On to Britney, someone whom I never really fully embraced as an entertainer. The ink on the divorce papers still not dry she is again…a divorcee. Not so great for her, fabulous for Kevin, think about who benefitted from that marriage more? We both know Kevin got his 15 minutes of fame, Britney lowered her standards, got a baby, and ruined her career! Or did she? She has just announced plans to be Christina Applegate’s replacement in “Sweet Charity”, Britney has done every major city, now I guess Broadway isn’t that big of a leap. Well hopefully she can regain herself in the eyes of her public. I don’t mind her, she’s a good business woman, I just somewhat feel bad for her child, hopefully she’s a better mother than we all think she is….

And to Christina, the pint sized version of Brit with a killer voice has tied the knot. Of all 3 pop singers, she seems the most genuine and you can tell she’s happy. I have all of her CD’s, seen her in concert, and can say I’ve never though bad of anything she’s done, wait….making out with Madonna on live TV- after the camera cut away…but other than that she’s golden!

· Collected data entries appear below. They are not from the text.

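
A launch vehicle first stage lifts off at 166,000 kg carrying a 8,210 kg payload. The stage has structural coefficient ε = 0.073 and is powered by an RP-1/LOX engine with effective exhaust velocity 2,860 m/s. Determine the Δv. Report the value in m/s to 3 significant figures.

Stage wet mass = m₀ − payload = 166,000 − 8,210 = 157,790 kg.
Stage dry mass = ε × stage wet mass = 0.073 × 157,790 = 11,518.7 kg.
Burnout mass m_f = stage dry + payload = 11,518.7 + 8,210 = 19,728.7 kg.
Rocket equation: Δv = v_e · ln(166,000/19,728.7) = 2860.0 × ln(8.414) = 2860.0 × 2.1299 ≈ 6092 m/s.

Δv ≈ 6090 m/s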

P.S. Do you think these 3 planned this out? A little convienent if you ask me!

Add comment November 25, 2005

All these saved posts!

The previous two posts I had started to write but then saved and forgot about are hysterical upon reading them now. I hate both of my jobs, the kennel job slightly less and that hatred all accumulated today. Almost immediately after showing up early; (so Amy could have a shopping day with her mom) my boss came out and goes “did you know you were supposed to work thursday morning?” and I said “no! wait, I wasn’t scheduled, that’s not in my availibility.” Then she continues to tell me about how we’re all required to work on all major holidays and that my morning partner that I should of been sharing the kennel duties with wasn’t happy that she had to clean 47 dogs kennels by herself. I’ll take partial blame for this because I don’t look at the schedules that Pam puts in our mailboxes only because mine is the same exact thing every week fridays deskshift noon-5pm it’s been that way since the beginning of september. And why would I think that I might be scheduled anything different?!? My availibility is only for one day/week. So it’s my fault that I didn’t look at the schedule, however I didn’t schedule myself for a day that was outside my availibility AND I wasn’t aware we were all made to work on the holiday no questions asked! Oh well, I wanted to get rid of this job for how long? yeah I think that’s my sign to jump ship! And then with the coffee shop, you shouldn’t work for a friend regardless of how they say it will be, it never is! A lot of the things that go on I could over look but being accused of syphening off the cash register, please! how friggen insulting, if I was that desperate I wouldn’t be stealing spare change from the register at work, I’d follow the rest of America and accept the daily offers of loans and low interest credit cards. Recently my sister let me know that my credit union was hiring so the first chance around a computer I got, I downloaded an application and Erik helped me fix my resume, I hate Word and it’s inability to do what I want, or my ability to tell it what to do?!? Either way, it’s fixed and all I have to do is grab me an envelope and get to the Post Office. That would be great, I just need to start making some real money/not spending Visa’s!